In the 2019 assembly polls, the three groups together won 20 of 36 seats in Mumbai and had originally planned to discuss distributing the 16 remaining seats. The undivided Shiv Sena had won 14 seats, the Congress could win four, and the undivided NCP and Samajwadi Party had won one seat each.
Since the two factions of Shiv Sena and NCP split over the last two years, eight MLAs are backing the Uddhav Thackeray-led Shiv Sena faction, while NCP-SP has no MLAs as Nawab Malik, who had been elected from Anushakti Nagar, switched to the Ajit Pawar-led NCP.
MVA insiders said that the Shiv Sena (UBT) is not really budging on contesting 20 seats. ‘What the party thinks is that by going it alone we are in a much better position than our allies and, therefore, we deserve the top seats in the 36 assembly seats we have in city,’ said a senior Thackeray faction leader.
The vibes are that the Shiv Sena (UBT) will hog more seats in Mumbai.
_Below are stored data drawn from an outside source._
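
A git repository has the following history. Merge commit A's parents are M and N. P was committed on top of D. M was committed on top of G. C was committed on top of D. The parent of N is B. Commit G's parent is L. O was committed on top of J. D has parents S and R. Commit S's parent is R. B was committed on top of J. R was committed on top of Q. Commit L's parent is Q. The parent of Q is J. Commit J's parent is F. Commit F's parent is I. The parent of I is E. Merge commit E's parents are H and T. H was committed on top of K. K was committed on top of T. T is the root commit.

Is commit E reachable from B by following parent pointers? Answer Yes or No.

Yes

Ancestors of B (commits reachable by following parents): {B, E, F, H, I, J, K, T}.
E is in that set, so it is an ancestor of B.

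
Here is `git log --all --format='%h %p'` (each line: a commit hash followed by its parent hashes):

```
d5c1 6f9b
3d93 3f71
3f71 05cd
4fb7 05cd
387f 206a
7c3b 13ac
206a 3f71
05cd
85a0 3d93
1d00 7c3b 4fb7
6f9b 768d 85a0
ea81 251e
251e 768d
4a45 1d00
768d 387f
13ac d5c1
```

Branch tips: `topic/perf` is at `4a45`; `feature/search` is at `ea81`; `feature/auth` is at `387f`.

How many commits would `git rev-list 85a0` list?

Walking parent pointers from 85a0: reachable set = {05cd, 3d93, 3f71, 85a0}.
That is 4 commits.

4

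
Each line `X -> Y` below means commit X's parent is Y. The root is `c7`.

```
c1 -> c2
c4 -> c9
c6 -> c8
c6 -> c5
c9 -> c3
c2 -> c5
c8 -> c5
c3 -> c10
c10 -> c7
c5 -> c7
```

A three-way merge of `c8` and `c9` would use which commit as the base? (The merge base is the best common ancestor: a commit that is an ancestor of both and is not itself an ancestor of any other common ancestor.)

c7

Ancestors of c8: {c5, c7, c8}.
Ancestors of c9: {c10, c3, c7, c9}.
Common ancestors: {c7}.
The only common ancestor is c7, so it is the merge base.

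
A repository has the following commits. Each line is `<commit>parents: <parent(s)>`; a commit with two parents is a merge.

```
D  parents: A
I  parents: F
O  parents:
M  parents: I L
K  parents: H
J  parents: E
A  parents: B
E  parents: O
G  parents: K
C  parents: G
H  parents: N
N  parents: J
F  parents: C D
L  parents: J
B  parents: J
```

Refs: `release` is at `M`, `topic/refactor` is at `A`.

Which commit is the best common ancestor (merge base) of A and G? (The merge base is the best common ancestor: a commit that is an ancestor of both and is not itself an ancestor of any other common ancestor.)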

The indirect confirmation came from the NCP-SP leader and former minister Jitendra Awhad who had indicated that: ‘Shiv Sena will remain a big brother when it comes to sharing of seats in Mumbai.’
Shiv Sena is aiming to contest on all 14 seats [that it had won in 2019] except Chandivali, which it wants to exchange with Vandre East [from Congress],” said an official from the MVA. Next to Chandivali, Shiv Sena MLA Dilip Lande had won from the constituency in 2019, before jumping the ship after the Raj-Thackeray split earlier this year.
Thackeray is likely to field Varun Sardesai from Vandre East, won previously by Congress MLA Zeeshan Siddique, who is likely to ‘defect’ to the NCP led by Ajit Pawar who is also closely associated with the BJP. Sardesai is the secretary of Yuva Sena, a youth wing of the party and Thackeray’s nephew.
Congress senior leaders have expressed their satisfaction in the deal, since the party lost the Chandivali seat by a margin of 409 votes. The Congress candidate in the byelection was Arif Naseem Khan, senior leader of the party who had contested from this seat twice before 2019. “Naseem Khan is keen to contest from the seat again,” said a Mumbai-based Congress leader.
‘We have discussed how the seat-sharing formula will be. It is just who won the seat how many times,’ said a senior MVA leader, adding, ‘All the three parties need the seats that they have won earlier elections.’
The three parties are, however, open to the Samajwadi Party (SP) being part of the alliance – but the SP was not invited to the seat-sharing talks on 27 November. The SP wants to contest 12 seats in Maharashtra, including two to three in Mumbai, although no formal conversation has taken place so far and the SP is part of the MVA.